If the denominator has factors other than 2 and 5 then we can say that it has a non-terminating decimal expansion.
(i) ${}^{13}/{}_{3125}$
Factorizing the denominator, we get,
$3125=5\times 5\times 5\times 5\times 5={{5}^{5}}$
Since, the denominator has only 5 as its factor, ${}^{13}/{}_{3125}$ has a terminating decimal expansion.
(ii)${}^{17}/{}_{8}$
Factorizing the denominator, we get,
$8=2\times 2\times 2$
Since, the denominator has only 2 as its factor, ${}^{17}/{}_{8}$ has a terminating decimal expansion.
(iii) ${}^{64}/{}_{455}$
Factorizing the denominator, we get,
$455=5\times 7\times 13$
Since, the denominator is not in the form of ${{2}^{m}}\times {{5}^{n}}$ ,thus ${}^{64}/{}_{455}$ has a non-terminating decimal expansion.
(iv)${}^{15}/{}_{1600}$
Factorizing the denominator, we get,
$1600={{2}^{6}}\times {{5}^{2}}$
Since, the denominator is in the form of ${{2}^{m}}\times {{5}^{n}}$ , thus ${}^{15}/{}_{1600}$ has a terminating decimal expansion.
(v)${}^{29}/{}_{343}$
Factorizing the denominator, we get,
$343=7\times 7\times 7$
Since, the denominator is not in the form of ${{2}^{m}}\times {{5}^{n}}$ thus ${}^{29}/{}_{343}$ has a non-terminating decimal expansion.
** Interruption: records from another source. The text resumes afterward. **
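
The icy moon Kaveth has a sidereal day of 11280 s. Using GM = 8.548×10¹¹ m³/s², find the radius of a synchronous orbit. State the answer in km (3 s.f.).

A synchronous orbit has period T, so by Kepler's third law a = (μT²/4π²)^(1/3).
μT²/4π² = 8.548×10¹¹ × (1.128×10⁴)² / 39.48 = 2.755×10¹⁸ m³.
a = 1.402×10⁶ m = 1401.9 km.

r_sync ≈ 1400 km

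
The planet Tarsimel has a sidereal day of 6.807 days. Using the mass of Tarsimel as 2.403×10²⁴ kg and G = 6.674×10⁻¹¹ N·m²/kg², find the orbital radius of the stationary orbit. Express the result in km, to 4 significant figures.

r_sync ≈ 1.120×10⁵ km

μ = GM = 6.674×10⁻¹¹ × 2.403×10²⁴ = 1.604×10¹⁴ m³/s².
T = 6.807 days = 5.881×10⁵ s.
A synchronous orbit has period T, so by Kepler's third law a = (μT²/4π²)^(1/3).
μT²/4π² = 1.604×10¹⁴ × (5.881×10⁵)² / 39.48 = 1.405×10²⁴ m³.
a = 1.120×10⁸ m = 1.1201×10⁵ km.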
(vi)${}^{23}/{}_{{{2}^{3}}{{5}^{2}}}$
Clearly, the denominator is in the form of ${{2}^{m}}\times {{5}^{n}}$
Hence, ${}^{23}/{}_{{{2}^{3}}{{5}^{2}}}$ has a terminating decimal expansion.
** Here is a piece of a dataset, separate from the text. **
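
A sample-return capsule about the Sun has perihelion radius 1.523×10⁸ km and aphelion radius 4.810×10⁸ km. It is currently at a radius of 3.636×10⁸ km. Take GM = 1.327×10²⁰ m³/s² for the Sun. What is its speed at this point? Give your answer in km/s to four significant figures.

v ≈ 17.63 km/s

Semi-major axis a = (r_p + r_a)/2 = 3.1665×10⁸ km = 3.166×10¹¹ m.
Vis-viva: v² = μ(2/r − 1/a) = 1.327×10²⁰ × (5.501×10⁻¹² − 3.158×10⁻¹²) = 3.108×10⁸ m²/s².
v = 17630 m/s = 17.63 km/s.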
(vii) ${}^{129}/{}_{{{2}^{2}}{{5}^{7}}{{7}^{5}}}$
As you can see, the denominator is not in the form of ${{2}^{m}}\times {{5}^{n}}$
Hence, ${}^{129}/{}_{{{2}^{2}}{{5}^{7}}{{7}^{5}}}$has a non-terminating decimal expansion.
(viii) ${}^{6}/{}_{15}$
${}^{6}/{}_{15}={}^{2}/{}_{5}$
Since, the denominator has only 5 as its factor,
thus, ${}^{6}/{}_{15}$ has a terminating decimal expansion.
(ix) ${}^{35}/{}_{50}$
${}^{35}/{}_{50}={}^{7}/{}_{10}$
Factorising the denominator, we get,
$10=2\times 5$
The denominator is in the form of ${{2}^{m}}\times {{5}^{n}}$ where m and n are non negative integers
Hence, ${}^{35}/{}_{50}$ has a terminating decimal expansion.
(x) ${}^{77}/{}_{210}$
${}^{77}/{}_{210}$=${}^{7\times 11}/{}_{7\times 30}$ $={}^{11}/{}_{30}$
Factorising the denominator, we get,
$30=2\times 3\times 5$
The denominator is not in the form of ${{2}^{m}}\times {{5}^{n}}$ .where m and n are non negative integers.
Hence, ${}^{77}/{}_{210}$ has a non-terminating repeating decimal expansion.